E quanto tempo occorrerà per questa pulizia ideologica? “Il periodo di tempo per la denazificazione non può in alcun modo essere inferiore a una generazione che deve nascere, crescere e maturare nelle condizioni della denazificazione. La nazificazione dell’Ucraina dura da oltre 30 anni – a partire almeno dal 1989, quando il nazionalismo ucraino ha ottenuto forme legali e legittime di espressione politica e ha condotto il movimento per l'”indipendenza” verso il nazismo”.

Come si è camuffato sotto una patina democratica il nazismo ucraino? “Non c’è un partito nazista principale, né un Führer, né leggi razziali a tutti gli effetti (solo una versione ridotta sotto forma di repressione della lingua russa).

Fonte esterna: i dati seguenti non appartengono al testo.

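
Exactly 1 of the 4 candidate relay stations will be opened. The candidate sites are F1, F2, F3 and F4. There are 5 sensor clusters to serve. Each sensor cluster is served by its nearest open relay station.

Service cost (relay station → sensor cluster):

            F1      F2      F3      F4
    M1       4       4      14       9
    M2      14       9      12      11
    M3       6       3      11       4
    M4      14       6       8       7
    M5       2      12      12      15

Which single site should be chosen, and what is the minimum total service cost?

With exactly 1 open, each sensor cluster uses its cheapest among the chosen.
{F2}: M1→F2 4, M2→F2 9, M3→F2 3, M4→F2 6, M5→F2 12. Service cost 34.
{F1}: service cost 40
{F4}: service cost 46
Among all 4 size-1 choices, {F2} is lowest.

Choose F2 only; total service cost 34.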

Di conseguenza, non c’è opposizione né resistenza al regime. Tuttavia – prosegue lo zar – tutto ciò non fa del nazismo ucraino una “versione leggera” del nazismo tedesco della prima metà del XX secolo. Al contrario – poiché il nazismo ucraino è libero da tali quadri e restrizioni di “genere” (essenzialmente politico-tecnologico), esso si dispiega liberamente come base fondamentale di tutto il nazismo – come razzismo europeo e, nella sua forma più sviluppata, americano (….) L’ucraino rappresenta – udite! udite! (ndr) – per la pace e la Russia una minaccia non minore, ma maggiore del nazismo tedesco di Hitler”.

Quale sarà il destino di questa nazione tanto pericolosa? “Evidentemente, il nome “Ucraina” non può essere mantenuto come titolo di una formazione statale completamente denazificata sul territorio liberato dal regime nazista (…) Il riscatto dal senso di colpa nei confronti della Russia per averla trattata come un nemico può realizzarsi solo affidandosi alla Russia nei processi di ricostruzione, rigenerazione e sviluppo”.

Viene poi descritto il futuro geopolitico dell’Ucraina. “Naturalmente, ci vorrà un po’ di tempo (come è buono lei!!, ndr) prima che la gente si riprenda dallo shock dell’azione militare e si convinca delle intenzioni a lungo termine della Russia” – cioè che “non sarà abbandonata”.

“Un’Ucraina ostile alla Russia, ma forzatamente neutrale e smilitarizzata, con un nazismo formalmente bandito, dovrebbe sopravvivere, secondo il modello coreano di Putin. Gli odiatori della Russia andranno lì. Una garanzia che questa Ucraina residua rimarrà neutrale dovrebbe essere la minaccia di una continuazione immediata dell’operazione militare se i requisiti elencati non saranno soddisfatti. Ciò richiederebbe probabilmente una presenza militare russa permanente sul suo territorio. Dalla linea di alienazione e fino al confine russo sarebbe il territorio di potenziale integrazione nella civiltà russa, antifascista nel suo intimo”.

In presenza di tanto odio non si può che essere d’accordo con Galli della Loggia quando si chiede, nell’editoriale, se “c’è ancora qualcuno che in nome della ‘pace’ intende negare le armi a chi se la sta vedendo da mesi con simili criminali”.